ユールマラ
気がついたら年が明け、松の内もとっくに過ぎてしまった、という感じである。冬至から1か月たち、日もずいぶん長くなった。でもまだまだ寒い。
先週末、郊外のユールマラというところへ遊びに行った。
ユールマラは普通名詞なら「海辺」という意味で、それがそのまま地名になっている。市の名でもある。海浜リゾート地で、ソ連時代は要人の別荘が立ち並んでいたが、今も富裕層(ロシア人が比較的多い)が多く住むほか、ロシアからも大勢観光客が来ているようだ。

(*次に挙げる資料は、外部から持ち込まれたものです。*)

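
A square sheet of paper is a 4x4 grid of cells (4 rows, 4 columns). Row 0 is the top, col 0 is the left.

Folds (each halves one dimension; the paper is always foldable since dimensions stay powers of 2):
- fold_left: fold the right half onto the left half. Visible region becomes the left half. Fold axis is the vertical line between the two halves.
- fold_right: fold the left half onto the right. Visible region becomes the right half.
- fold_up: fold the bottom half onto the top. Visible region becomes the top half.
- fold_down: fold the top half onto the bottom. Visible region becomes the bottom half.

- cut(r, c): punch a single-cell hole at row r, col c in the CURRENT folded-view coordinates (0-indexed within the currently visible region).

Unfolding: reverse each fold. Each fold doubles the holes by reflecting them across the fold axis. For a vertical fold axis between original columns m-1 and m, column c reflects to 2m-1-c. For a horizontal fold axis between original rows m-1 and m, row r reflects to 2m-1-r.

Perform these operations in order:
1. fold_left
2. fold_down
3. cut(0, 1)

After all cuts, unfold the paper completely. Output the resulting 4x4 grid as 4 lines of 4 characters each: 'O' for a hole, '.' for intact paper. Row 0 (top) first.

Op 1 fold_left: fold axis v@2; visible region now rows[0,4) x cols[0,2) = 4x2
Op 2 fold_down: fold axis h@2; visible region now rows[2,4) x cols[0,2) = 2x2
Op 3 cut(0, 1): punch at orig (2,1); cuts so far [(2, 1)]; region rows[2,4) x cols[0,2) = 2x2
Unfold 1 (reflect across h@2): 2 holes -> [(1, 1), (2, 1)]
Unfold 2 (reflect across v@2): 4 holes -> [(1, 1), (1, 2), (2, 1), (2, 2)]

Answer: ....
.OO.
.OO.
....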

この時期、寒中水泳をするのでもない限り、もちろん寒すぎて泳げない。ラトビア国内は今15年ぶりの寒さで、今週末、明け方は地域によって零下20度を下回り、30度近くに達するのではないかと言われているのである。
ユールマラへは電車とバスが頻繁に出ている。久しぶりに電車に乗ってみた。昔、短期間だが、ユールマラの少し手前の小さな村に住んでいたことがある。その頃は、駅名すら表示してない駅が多く、車内放送も全くなかったので、初めてのときはどこで降りたらいいのか分からず他の乗客にきいたものだが、今では車内放送の録音が流れる。車内もきれいな座席になっている。変わったものだ。しかしリーガを離れ、車窓から見える沿線の風景はほとんど変わっていないように思える。川は全面凍結していて、氷に穴をあけて釣りをする人々でにぎわっている。
30分ほどでユールマラ市内に入る。海にそって西に長く伸びているが、今回は遠くへは行かずズィンタリという駅で降りた。ここにはコンサートホールがあるが冬はあまり営業していない。ここはリゾート地なので夏が中心なのだ。
一面白銀の世界である。リーガからしてそうなのだが、人もまばらで雪も踏みしめられた跡があまりない。と思って海の方へ歩いて行ったら、思いのほか人は多く、凍った海面の上を歩いている人が何十人もいたので私も歩いてみた。砂浜の上に雪が積もったところを更に歩いてゆくと、海面に行き当たる。後でニュースで聞いたが、リーガ湾の半分ぐらいが凍結していたということだ。ユールマラでは数十メートルぐらいだったので、他の海域ではもっと沖合まで凍っていたのだろう。沖の方を見ると、小さな氷の塊が浮いていてそこにカモメが何羽もやってきて、羽を休めていた。近くに宿をとったが、それなりのホテルでネット予約しておいたら1泊四千円ぐらい(朝食付き)だったから、閑散期の割引なのだろう。
翌日帰るときには、駅の近くの高い木の梢に日が当たって、すっかり雪が解け、緑の葉をのぞかせていた。気温はまだ低いが、同時に春の近づいてくるのを感じさせるラトビアの1月である。